Il problema dei falsi Michettti emerse prestissimo, quando l’artista era ancora vivo, almeno dalla fine degli anni ottanta dell’Ottocento. Una prima testimonianza di questo dilagare di falsi l’abbiamo addirittura nel 1888: un articolo di giornale ci informa che quadri falsi, soprattutto di Michetti e Morelli, ma anche di altri autori, sono diffusi impunemente sul mercato di Buenos Ayres, dove le leggi sulla contraffazione non esistevano. Un ulteriore articolo, nel 1893, giunge persino ad attribuire al vecchio editore della “Cronaca Bizantina”, Angelo Sommaruga, emigrato in America dopo rovesci finanziari e dubbie – se non losche – azioni economiche, la diffusione di falsi Michetti. In Italia la situazione è altrettanto conclamata e probabilmente molto precedente rispetto alla denuncia che il noto critico Michele Biancale ne fece nel 1927, dunque ancora una volta prima della morte dell’artista (sulla rivista ufficiale del Ministero della Pubblica Istruzione). Biancale notava che si erano diffuse, in maniera evidentemente già abnorme, quasi industriale, le contraffazioni: “Ora, di tale artista, le cui opere sono ricercate e falsificate da collezionisti e da contraffattori che hanno àteliers, a Napoli e a Milano, di false nervosità disegnative, di falsa rapidità di tocco, di falsa tipologia michettiana”. Per arrivare a parlare di “ateliers” dedicati a tali falsi, con centrali a Napoli e a Milano, la situazione doveva avere già a metà degli anni venti del secolo scorso, raggiunto proporzioni tanto enormi quanto preoccupanti.

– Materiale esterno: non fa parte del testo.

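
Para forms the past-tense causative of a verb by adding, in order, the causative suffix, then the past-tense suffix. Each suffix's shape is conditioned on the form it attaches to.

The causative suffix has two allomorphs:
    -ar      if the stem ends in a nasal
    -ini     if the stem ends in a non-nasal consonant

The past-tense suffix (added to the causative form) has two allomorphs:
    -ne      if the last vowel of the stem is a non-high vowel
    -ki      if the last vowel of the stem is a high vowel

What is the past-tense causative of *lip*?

*lip*: final consonant = /p/, non-nasal → -ini → *lipini*.
The causative form *lipini* — last vowel /i/ (a high vowel) → -ki → *lipiniki*.

lipiniki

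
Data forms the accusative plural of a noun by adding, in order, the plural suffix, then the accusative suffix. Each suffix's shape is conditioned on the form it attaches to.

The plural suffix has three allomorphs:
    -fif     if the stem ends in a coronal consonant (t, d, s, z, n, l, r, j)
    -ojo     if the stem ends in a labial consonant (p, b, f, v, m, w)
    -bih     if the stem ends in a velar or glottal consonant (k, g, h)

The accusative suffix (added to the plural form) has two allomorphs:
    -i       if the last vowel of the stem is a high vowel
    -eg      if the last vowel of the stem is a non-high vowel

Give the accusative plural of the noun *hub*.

Since the final consonant of *hub* is /b/ (labial), it takes -ojo, giving *hubojo*.
The plural form *hubojo*: last vowel = /o/, a non-high vowel → -eg → *hubojoeg*.

hubojoeg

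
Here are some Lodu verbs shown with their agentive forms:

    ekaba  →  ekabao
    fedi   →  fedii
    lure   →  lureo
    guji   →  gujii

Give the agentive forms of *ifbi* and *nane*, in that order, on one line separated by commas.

The pattern is height harmony: -i when the last vowel of the stem is a high vowel (*fedi*, *guji*); -o when the last vowel of the stem is a non-high vowel (*ekaba*, *lure*).
*ifbi* — last vowel /i/ (a high vowel) → -i → *ifbii*.
*nane* — last vowel /e/ (a non-high vowel) → -o → *naneo*.

ifbii, naneo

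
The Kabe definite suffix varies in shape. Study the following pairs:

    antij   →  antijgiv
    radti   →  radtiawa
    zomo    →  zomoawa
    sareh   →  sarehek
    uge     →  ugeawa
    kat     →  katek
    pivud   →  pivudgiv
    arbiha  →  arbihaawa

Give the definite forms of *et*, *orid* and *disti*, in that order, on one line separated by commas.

The suffix is conditioned by the final sound: -ek when the stem ends in a voiceless consonant (*sareh*, *kat*); -giv when the stem ends in a voiced consonant (*antij*, *pivud*); -awa when the stem ends in a vowel (*radti*, *zomo*, *uge*, *arbiha*).
The final sound of *et* is /t/, which is a voiceless consonant, so the suffix is -ek, giving *etek*.
*orid*: final sound = /d/, a voiced consonant → -giv → *oridgiv*.
*disti* — final sound /i/ (a vowel) → -awa → *distiawa*.

etek, oridgiv, distiawa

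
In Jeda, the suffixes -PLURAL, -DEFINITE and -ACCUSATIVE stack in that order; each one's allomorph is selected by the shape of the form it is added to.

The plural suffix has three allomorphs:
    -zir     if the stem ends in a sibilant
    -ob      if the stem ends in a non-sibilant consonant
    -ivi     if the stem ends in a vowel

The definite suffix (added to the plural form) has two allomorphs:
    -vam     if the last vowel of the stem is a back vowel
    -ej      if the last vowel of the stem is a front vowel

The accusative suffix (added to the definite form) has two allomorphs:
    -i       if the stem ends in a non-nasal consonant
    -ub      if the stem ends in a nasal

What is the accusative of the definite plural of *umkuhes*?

The final sound of *umkuhes* is /s/, which is a sibilant, so the plural suffix is -zir, giving *umkuheszir*.
Since the last vowel of the plural form *umkuheszir* is /i/ (a front vowel), it takes -ej, giving *umkuheszirej*.
The final consonant of the definite form *umkuheszirej* is /j/, which is non-nasal, so the accusative suffix is -i, giving *umkuheszireji*.

umkuheszireji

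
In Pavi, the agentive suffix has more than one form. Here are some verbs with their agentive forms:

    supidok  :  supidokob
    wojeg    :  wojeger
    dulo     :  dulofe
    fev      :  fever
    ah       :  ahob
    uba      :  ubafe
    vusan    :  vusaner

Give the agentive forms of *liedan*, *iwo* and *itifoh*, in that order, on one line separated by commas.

The alternation tracks the final sound of the stem — -ob when the stem ends in a voiceless consonant (*supidok*, *ah*); -er when the stem ends in a voiced consonant (*wojeg*, *fev*, *vusan*); -fe when the stem ends in a vowel (*dulo*, *uba*).
The final sound of *liedan* is /n/, which is a voiced consonant, so the suffix is -er, giving *liedaner*.
Since the final sound of *iwo* is /o/ (a vowel), it takes -fe, giving *iwofe*.
Since the final sound of *itifoh* is /h/ (a voiceless consonant), it takes -ob, giving *itifohob*.

liedaner, iwofe, itifohob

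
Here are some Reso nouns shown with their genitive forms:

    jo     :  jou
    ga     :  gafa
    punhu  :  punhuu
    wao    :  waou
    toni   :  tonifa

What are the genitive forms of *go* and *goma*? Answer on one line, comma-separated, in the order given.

gou, gomafa

Looking at the last vowel of each stem: -u when the last vowel of the stem is a rounded vowel (*jo*, *punhu*, *wao*); -fa when the last vowel of the stem is an unrounded vowel (*ga*, *toni*).
*go*: last vowel = /o/, a rounded vowel → -u → *gou*.
Since the last vowel of *goma* is /a/ (an unrounded vowel), it takes -fa, giving *gomafa*.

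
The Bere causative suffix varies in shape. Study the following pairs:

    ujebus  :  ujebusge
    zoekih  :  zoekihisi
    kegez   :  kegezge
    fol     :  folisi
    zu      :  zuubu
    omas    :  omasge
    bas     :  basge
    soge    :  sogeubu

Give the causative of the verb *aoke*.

aokeubu

Looking at the final sound of each stem: -ge when the stem ends in a sibilant (*ujebus*, *kegez*, *omas*, *bas*); -isi when the stem ends in a non-sibilant consonant (*zoekih*, *fol*); -ubu when the stem ends in a vowel (*zu*, *soge*).
The final sound of *aoke* is /e/, which is a vowel, so the suffix is -ubu, giving *aokeubu*.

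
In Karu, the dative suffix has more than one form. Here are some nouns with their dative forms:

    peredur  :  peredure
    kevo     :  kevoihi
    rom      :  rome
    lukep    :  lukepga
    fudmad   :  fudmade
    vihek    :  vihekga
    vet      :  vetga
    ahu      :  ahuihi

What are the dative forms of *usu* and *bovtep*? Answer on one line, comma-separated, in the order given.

The suffix is conditioned by the final sound: -ga when the stem ends in a voiceless consonant (*lukep*, *vihek*, *vet*); -e when the stem ends in a voiced consonant (*peredur*, *rom*, *fudmad*); -ihi when the stem ends in a vowel (*kevo*, *ahu*).
Since the final sound of *usu* is /u/ (a vowel), it takes -ihi, giving *usuihi*.
Since the final sound of *bovtep* is /p/ (a voiceless consonant), it takes -ga, giving *bovtepga*.

usuihi, bovtepga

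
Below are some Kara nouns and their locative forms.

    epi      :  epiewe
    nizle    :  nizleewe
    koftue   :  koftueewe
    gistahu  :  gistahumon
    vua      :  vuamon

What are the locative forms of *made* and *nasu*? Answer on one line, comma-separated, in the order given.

madeewe, nasumon

The suffix is conditioned by the last vowel: -ewe when the last vowel of the stem is a front vowel (*epi*, *nizle*, *koftue*); -mon when the last vowel of the stem is a back vowel (*gistahu*, *vua*).
*made* — last vowel /e/ (a front vowel) → -ewe → *madeewe*.
Since the last vowel of *nasu* is /u/ (a back vowel), it takes -mon, giving *nasumon*.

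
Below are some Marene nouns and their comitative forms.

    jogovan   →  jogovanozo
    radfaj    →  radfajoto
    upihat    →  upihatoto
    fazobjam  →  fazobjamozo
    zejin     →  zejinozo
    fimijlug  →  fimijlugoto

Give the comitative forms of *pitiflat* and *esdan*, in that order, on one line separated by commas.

The alternation tracks the final consonant of the stem — -ozo when the stem ends in a nasal (*jogovan*, *fazobjam*, *zejin*); -oto when the stem ends in a non-nasal consonant (*radfaj*, *upihat*, *fimijlug*).
*pitiflat* — final consonant /t/ (non-nasal) → -oto → *pitiflatoto*.
Since the final consonant of *esdan* is /n/ (a nasal), it takes -ozo, giving *esdanozo*.

pitiflatoto, esdanozo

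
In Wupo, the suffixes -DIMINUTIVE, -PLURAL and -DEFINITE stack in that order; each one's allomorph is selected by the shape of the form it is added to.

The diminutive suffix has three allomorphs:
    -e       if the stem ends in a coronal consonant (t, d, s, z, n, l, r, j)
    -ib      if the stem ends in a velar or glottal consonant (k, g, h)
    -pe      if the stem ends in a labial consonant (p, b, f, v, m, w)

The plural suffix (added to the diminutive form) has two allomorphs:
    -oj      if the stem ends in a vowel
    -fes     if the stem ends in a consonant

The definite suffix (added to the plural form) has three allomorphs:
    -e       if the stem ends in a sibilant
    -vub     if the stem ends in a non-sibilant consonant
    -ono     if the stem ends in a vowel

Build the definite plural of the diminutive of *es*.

Since the final consonant of *es* is /s/ (coronal), it takes -e, giving *ese*.
The diminutive form *ese* — final sound /e/ (a vowel) → -oj → *eseoj*.
The plural form *eseoj*: final sound = /j/, a non-sibilant consonant → -vub → *eseojvub*.

eseojvub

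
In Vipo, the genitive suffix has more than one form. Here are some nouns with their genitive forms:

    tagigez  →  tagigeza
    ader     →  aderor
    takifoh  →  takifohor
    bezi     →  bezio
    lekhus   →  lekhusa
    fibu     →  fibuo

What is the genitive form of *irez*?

Looking at the final sound of each stem: -a when the stem ends in a sibilant (*tagigez*, *lekhus*); -or when the stem ends in a non-sibilant consonant (*ader*, *takifoh*); -o when the stem ends in a vowel (*bezi*, *fibu*).
The final sound of *irez* is /z/, which is a sibilant, so the suffix is -a, giving *ireza*.

ireza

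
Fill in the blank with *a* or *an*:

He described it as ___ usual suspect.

a

The indefinite article is chosen by the initial *sound* of the following word, not its spelling.
*usual* begins with the sound /juː/ (u pronounced /juː/) — a consonant sound.
So the article is *a*: He described it as a usual suspect.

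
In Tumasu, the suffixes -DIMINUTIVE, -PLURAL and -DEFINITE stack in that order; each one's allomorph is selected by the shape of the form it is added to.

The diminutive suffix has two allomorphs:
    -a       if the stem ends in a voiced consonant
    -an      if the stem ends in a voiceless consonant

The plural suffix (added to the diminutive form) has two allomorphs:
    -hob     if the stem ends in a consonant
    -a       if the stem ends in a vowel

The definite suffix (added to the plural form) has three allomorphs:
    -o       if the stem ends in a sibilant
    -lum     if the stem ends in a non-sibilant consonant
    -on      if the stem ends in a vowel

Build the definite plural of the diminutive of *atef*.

*atef* — final consonant /f/ (voiceless) → -an → *atefan*.
The diminutive form *atefan*: final sound = /n/, a consonant → -hob → *atefanhob*.
The final sound of the plural form *atefanhob* is /b/, which is a non-sibilant consonant, so the definite suffix is -lum, giving *atefanhoblum*.

atefanhoblum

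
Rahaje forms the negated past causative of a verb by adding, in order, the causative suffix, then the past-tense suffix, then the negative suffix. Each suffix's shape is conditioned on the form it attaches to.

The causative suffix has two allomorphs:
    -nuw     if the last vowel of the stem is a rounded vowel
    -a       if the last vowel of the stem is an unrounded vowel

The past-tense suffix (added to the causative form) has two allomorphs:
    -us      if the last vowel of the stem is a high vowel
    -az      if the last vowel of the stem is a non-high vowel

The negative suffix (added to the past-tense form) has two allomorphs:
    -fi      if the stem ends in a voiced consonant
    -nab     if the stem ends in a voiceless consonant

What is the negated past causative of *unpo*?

*unpo*: last vowel = /o/, a rounded vowel → -nuw → *unponuw*.
The causative form *unponuw* — last vowel /u/ (a high vowel) → -us → *unponuwus*.
Since the final consonant of the past-tense form *unponuwus* is /s/ (voiceless), it takes -nab, giving *unponuwusnab*.

unponuwusnab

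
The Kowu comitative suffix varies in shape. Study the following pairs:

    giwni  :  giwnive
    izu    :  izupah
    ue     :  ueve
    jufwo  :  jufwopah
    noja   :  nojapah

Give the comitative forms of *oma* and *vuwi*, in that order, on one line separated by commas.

The alternation tracks the last vowel of the stem — -ve when the last vowel of the stem is a front vowel (*giwni*, *ue*); -pah when the last vowel of the stem is a back vowel (*izu*, *jufwo*, *noja*).
*oma* — last vowel /a/ (a back vowel) → -pah → *omapah*.
The last vowel of *vuwi* is /i/, which is a front vowel, so the suffix is -ve, giving *vuwive*.

omapah, vuwive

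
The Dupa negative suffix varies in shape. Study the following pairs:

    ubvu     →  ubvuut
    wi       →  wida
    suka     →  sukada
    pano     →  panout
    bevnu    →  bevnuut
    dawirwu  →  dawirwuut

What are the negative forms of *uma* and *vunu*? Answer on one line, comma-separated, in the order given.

umada, vunuut

Looking at the last vowel of each stem: -ut when the last vowel of the stem is a rounded vowel (*ubvu*, *pano*, *bevnu*, *dawirwu*); -da when the last vowel of the stem is an unrounded vowel (*wi*, *suka*).
*uma*: last vowel = /a/, an unrounded vowel → -da → *umada*.
*vunu* — last vowel /u/ (a rounded vowel) → -ut → *vunuut*.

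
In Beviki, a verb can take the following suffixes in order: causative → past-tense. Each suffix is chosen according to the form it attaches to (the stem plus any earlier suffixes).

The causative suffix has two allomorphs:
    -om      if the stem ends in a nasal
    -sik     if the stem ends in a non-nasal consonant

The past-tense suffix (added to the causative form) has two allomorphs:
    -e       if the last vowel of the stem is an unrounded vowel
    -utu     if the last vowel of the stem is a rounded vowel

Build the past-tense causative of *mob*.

mobsike

*mob*: final consonant = /b/, non-nasal → -sik → *mobsik*.
The causative form *mobsik*: last vowel = /i/, an unrounded vowel → -e → *mobsike*.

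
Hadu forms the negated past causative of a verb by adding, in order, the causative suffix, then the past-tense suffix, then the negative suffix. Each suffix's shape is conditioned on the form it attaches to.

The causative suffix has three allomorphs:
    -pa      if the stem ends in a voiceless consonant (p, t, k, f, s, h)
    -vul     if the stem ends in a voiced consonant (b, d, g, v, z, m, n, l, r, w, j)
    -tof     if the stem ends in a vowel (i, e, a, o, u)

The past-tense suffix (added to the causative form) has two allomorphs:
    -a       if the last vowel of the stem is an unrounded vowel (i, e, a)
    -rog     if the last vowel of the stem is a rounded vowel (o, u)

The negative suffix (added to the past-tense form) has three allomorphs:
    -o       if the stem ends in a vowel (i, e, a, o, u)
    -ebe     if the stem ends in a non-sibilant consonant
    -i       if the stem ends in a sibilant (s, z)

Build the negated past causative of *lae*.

*lae* — final sound /e/ (a vowel) → -tof → *laetof*.
Since the last vowel of the causative form *laetof* is /o/ (a rounded vowel), it takes -rog, giving *laetofrog*.
The past-tense form *laetofrog* — final sound /g/ (a non-sibilant consonant) → -ebe → *laetofrogebe*.

laetofrogebe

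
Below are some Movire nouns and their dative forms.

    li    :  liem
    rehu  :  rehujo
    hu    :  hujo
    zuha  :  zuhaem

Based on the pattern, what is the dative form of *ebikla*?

ebiklaem

The pattern is rounding harmony: -jo when the last vowel of the stem is a rounded vowel (*rehu*, *hu*); -em when the last vowel of the stem is an unrounded vowel (*li*, *zuha*).
*ebikla*: last vowel = /a/, an unrounded vowel → -em → *ebiklaem*.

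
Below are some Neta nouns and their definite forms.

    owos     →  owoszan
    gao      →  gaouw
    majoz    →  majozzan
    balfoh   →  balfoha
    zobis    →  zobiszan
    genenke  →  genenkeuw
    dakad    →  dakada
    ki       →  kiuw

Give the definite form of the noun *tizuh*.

tizuha

The alternation tracks the final sound of the stem — -zan when the stem ends in a sibilant (*owos*, *majoz*, *zobis*); -a when the stem ends in a non-sibilant consonant (*balfoh*, *dakad*); -uw when the stem ends in a vowel (*gao*, *genenke*, *ki*).
Since the final sound of *tizuh* is /h/ (a non-sibilant consonant), it takes -a, giving *tizuha*.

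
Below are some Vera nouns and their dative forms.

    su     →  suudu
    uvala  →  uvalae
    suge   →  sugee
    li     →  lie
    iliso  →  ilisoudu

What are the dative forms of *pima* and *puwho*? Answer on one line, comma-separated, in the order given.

The suffix is conditioned by the last vowel: -udu when the last vowel of the stem is a rounded vowel (*su*, *iliso*); -e when the last vowel of the stem is an unrounded vowel (*uvala*, *suge*, *li*).
The last vowel of *pima* is /a/, which is an unrounded vowel, so the suffix is -e, giving *pimae*.
Since the last vowel of *puwho* is /o/ (a rounded vowel), it takes -udu, giving *puwhoudu*.

pimae, puwhoudu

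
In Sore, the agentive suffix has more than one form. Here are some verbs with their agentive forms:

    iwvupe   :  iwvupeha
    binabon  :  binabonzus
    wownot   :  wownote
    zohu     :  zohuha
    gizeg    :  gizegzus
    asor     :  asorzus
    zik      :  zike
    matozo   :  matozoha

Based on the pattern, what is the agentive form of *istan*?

Looking at the final sound of each stem: -e when the stem ends in a voiceless consonant (*wownot*, *zik*); -zus when the stem ends in a voiced consonant (*binabon*, *gizeg*, *asor*); -ha when the stem ends in a vowel (*iwvupe*, *zohu*, *matozo*).
Since the final sound of *istan* is /n/ (a voiced consonant), it takes -zus, giving *istanzus*.

istanzus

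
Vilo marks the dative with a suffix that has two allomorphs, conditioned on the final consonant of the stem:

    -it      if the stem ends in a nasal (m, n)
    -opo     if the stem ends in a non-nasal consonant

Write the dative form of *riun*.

riunit

Since the final consonant of *riun* is /n/ (a nasal), it takes -it, giving *riunit*.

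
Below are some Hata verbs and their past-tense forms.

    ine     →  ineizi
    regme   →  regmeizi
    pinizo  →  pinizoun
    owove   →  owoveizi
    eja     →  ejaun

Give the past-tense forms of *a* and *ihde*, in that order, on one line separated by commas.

aun, ihdeizi

The pattern is front/back vowel harmony: -izi when the last vowel of the stem is a front vowel (*ine*, *regme*, *owove*); -un when the last vowel of the stem is a back vowel (*pinizo*, *eja*).
The last vowel of *a* is /a/, which is a back vowel, so the suffix is -un, giving *aun*.
*ihde*: last vowel = /e/, a front vowel → -izi → *ihdeizi*.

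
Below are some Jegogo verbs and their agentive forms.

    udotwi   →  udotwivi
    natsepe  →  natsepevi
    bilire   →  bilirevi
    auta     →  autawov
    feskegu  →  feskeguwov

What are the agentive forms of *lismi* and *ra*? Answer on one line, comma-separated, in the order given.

The suffix is conditioned by the last vowel: -vi when the last vowel of the stem is a front vowel (*udotwi*, *natsepe*, *bilire*); -wov when the last vowel of the stem is a back vowel (*auta*, *feskegu*).
Since the last vowel of *lismi* is /i/ (a front vowel), it takes -vi, giving *lismivi*.
The last vowel of *ra* is /a/, which is a back vowel, so the suffix is -wov, giving *rawov*.

lismivi, rawov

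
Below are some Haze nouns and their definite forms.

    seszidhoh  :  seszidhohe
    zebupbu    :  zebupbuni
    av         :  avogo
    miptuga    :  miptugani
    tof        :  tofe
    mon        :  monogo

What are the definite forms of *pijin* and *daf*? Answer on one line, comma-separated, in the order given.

pijinogo, dafe

The alternation tracks the final sound of the stem — -e when the stem ends in a voiceless consonant (*seszidhoh*, *tof*); -ogo when the stem ends in a voiced consonant (*av*, *mon*); -ni when the stem ends in a vowel (*zebupbu*, *miptuga*).
*pijin*: final sound = /n/, a voiced consonant → -ogo → *pijinogo*.
*daf* — final sound /f/ (a voiceless consonant) → -e → *dafe*.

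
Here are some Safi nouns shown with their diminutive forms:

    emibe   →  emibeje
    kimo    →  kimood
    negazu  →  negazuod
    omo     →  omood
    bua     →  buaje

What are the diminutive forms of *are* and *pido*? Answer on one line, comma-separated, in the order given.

areje, pidood

The pattern is rounding harmony: -od when the last vowel of the stem is a rounded vowel (*kimo*, *negazu*, *omo*); -je when the last vowel of the stem is an unrounded vowel (*emibe*, *bua*).
Since the last vowel of *are* is /e/ (an unrounded vowel), it takes -je, giving *areje*.
The last vowel of *pido* is /o/, which is a rounded vowel, so the suffix is -od, giving *pidood*.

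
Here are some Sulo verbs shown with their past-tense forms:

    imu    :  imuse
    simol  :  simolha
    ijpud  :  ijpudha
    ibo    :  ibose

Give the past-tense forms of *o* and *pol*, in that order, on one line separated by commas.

ose, polha

The alternation tracks the final sound of the stem — -ha when the stem ends in a consonant (*simol*, *ijpud*); -se when the stem ends in a vowel (*imu*, *ibo*).
The final sound of *o* is /o/, which is a vowel, so the suffix is -se, giving *ose*.
The final sound of *pol* is /l/, which is a consonant, so the suffix is -ha, giving *polha*.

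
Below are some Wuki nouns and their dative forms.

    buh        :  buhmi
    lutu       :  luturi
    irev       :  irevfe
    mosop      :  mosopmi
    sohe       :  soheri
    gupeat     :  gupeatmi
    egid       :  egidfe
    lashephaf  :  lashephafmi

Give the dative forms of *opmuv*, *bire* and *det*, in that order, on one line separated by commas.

The alternation tracks the final sound of the stem — -mi when the stem ends in a voiceless consonant (*buh*, *mosop*, *gupeat*, *lashephaf*); -fe when the stem ends in a voiced consonant (*irev*, *egid*); -ri when the stem ends in a vowel (*lutu*, *sohe*).
*opmuv*: final sound = /v/, a voiced consonant → -fe → *opmuvfe*.
Since the final sound of *bire* is /e/ (a vowel), it takes -ri, giving *bireri*.
The final sound of *det* is /t/, which is a voiceless consonant, so the suffix is -mi, giving *detmi*.

opmuvfe, bireri, detmi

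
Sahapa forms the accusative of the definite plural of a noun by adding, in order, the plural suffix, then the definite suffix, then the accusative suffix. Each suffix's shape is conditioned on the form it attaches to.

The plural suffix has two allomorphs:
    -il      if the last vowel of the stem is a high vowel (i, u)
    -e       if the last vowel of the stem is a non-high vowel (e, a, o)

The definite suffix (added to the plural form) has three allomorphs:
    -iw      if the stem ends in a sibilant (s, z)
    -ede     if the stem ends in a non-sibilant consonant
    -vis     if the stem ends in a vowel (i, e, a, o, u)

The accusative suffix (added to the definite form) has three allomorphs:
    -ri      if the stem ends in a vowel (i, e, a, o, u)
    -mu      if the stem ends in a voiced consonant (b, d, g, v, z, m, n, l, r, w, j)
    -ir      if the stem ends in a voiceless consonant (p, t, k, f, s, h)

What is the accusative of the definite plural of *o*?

*o*: last vowel = /o/, a non-high vowel → -e → *oe*.
The plural form *oe*: final sound = /e/, a vowel → -vis → *oevis*.
The final sound of the definite form *oevis* is /s/, which is a voiceless consonant, so the accusative suffix is -ir, giving *oevisir*.

oevisir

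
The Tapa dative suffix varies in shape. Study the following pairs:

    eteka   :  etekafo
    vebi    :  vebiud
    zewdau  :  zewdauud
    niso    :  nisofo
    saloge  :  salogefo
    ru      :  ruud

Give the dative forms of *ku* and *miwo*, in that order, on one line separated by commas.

The pattern is height harmony: -ud when the last vowel of the stem is a high vowel (*vebi*, *zewdau*, *ru*); -fo when the last vowel of the stem is a non-high vowel (*eteka*, *niso*, *saloge*).
*ku* — last vowel /u/ (a high vowel) → -ud → *kuud*.
*miwo*: last vowel = /o/, a non-high vowel → -fo → *miwofo*.

kuud, miwofo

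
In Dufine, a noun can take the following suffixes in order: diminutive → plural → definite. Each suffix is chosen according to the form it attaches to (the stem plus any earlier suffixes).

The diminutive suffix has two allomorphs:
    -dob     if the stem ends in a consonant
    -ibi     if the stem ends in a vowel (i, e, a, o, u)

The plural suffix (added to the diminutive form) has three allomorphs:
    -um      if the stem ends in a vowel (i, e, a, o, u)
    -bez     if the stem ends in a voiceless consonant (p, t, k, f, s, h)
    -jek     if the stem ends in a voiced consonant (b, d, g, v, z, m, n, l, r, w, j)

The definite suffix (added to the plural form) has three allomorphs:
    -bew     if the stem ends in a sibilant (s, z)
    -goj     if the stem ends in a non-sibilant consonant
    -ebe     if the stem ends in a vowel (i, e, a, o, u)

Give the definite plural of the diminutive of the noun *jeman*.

*jeman* — final sound /n/ (a consonant) → -dob → *jemandob*.
The diminutive form *jemandob* — final sound /b/ (a voiced consonant) → -jek → *jemandobjek*.
The plural form *jemandobjek* — final sound /k/ (a non-sibilant consonant) → -goj → *jemandobjekgoj*.

jemandobjekgoj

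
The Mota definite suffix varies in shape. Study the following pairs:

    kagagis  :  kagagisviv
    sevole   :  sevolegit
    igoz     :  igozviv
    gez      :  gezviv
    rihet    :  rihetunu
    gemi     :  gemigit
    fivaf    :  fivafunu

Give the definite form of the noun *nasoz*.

Looking at the final sound of each stem: -viv when the stem ends in a sibilant (*kagagis*, *igoz*, *gez*); -unu when the stem ends in a non-sibilant consonant (*rihet*, *fivaf*); -git when the stem ends in a vowel (*sevole*, *gemi*).
Since the final sound of *nasoz* is /z/ (a sibilant), it takes -viv, giving *nasozviv*.

nasozviv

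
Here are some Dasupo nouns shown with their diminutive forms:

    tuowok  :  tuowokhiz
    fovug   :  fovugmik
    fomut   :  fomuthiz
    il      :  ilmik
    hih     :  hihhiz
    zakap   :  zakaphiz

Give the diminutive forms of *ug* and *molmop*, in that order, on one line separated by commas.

ugmik, molmophiz

The alternation tracks the final consonant of the stem — -hiz when the stem ends in a voiceless consonant (*tuowok*, *fomut*, *hih*, *zakap*); -mik when the stem ends in a voiced consonant (*fovug*, *il*).
*ug* — final consonant /g/ (voiced) → -mik → *ugmik*.
The final consonant of *molmop* is /p/, which is voiceless, so the suffix is -hiz, giving *molmophiz*.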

La questione si è riproposta, in Abruzzo, pochi anni fa, quando è stato scoperto dalla guardia di finanza un prolifico falsario di Michetti.
Questi fatti, noti a tutti (almeno negli eventi recenti), hanno determinato che per qualsiasi operazione su Michetti, io sia stato preventivamente consultato, per evitare errori drammatici. Anche dalle persone che hanno organizzato questa mostra. Anzi, anche per questa mostra sono stato consultato, per un’opera inedita; mentre sono espressamente stato tenuto all’oscuro di un gruppo di opere improponibili che sono state rovesciate improvvidamente nell’esposizione. Il perché mi è ignoto: progetti indicibili? distrazione? Non saprei dirlo. Fatto sta che decine di persone e di colleghi mi stanno interpellando affinché faccia sentire la mia voce. Alcuni collezionisti seri, resisi conto della situazione (che è a dire il vero eclatante: la dubbia autenticità risulta evidente anche ad amatori non professionisti), hanno negato non solo il prolungamento del prestito delle loro opere autentiche, ma anche la stessa pubblicazione in un catalogo (non ancora pubblicato alla fine della mostra: questo dà la misura della “serietà” dell’operazione) che sarebbe risultato infamante. Per dire la verità, in vista dell’uscita del Catalogo Generale, nel quale simili opere mai verranno inserite, pensavo di ignorare la questione. Ma, mi è stato detto insistentemente, l’Abruzzo non merita un’onta così vergognosa. Forse è vero, e allora chiedo a chi quella mostra ha organizzato, di chiuderla pietosamente e velocemente. Per il bene di Michetti.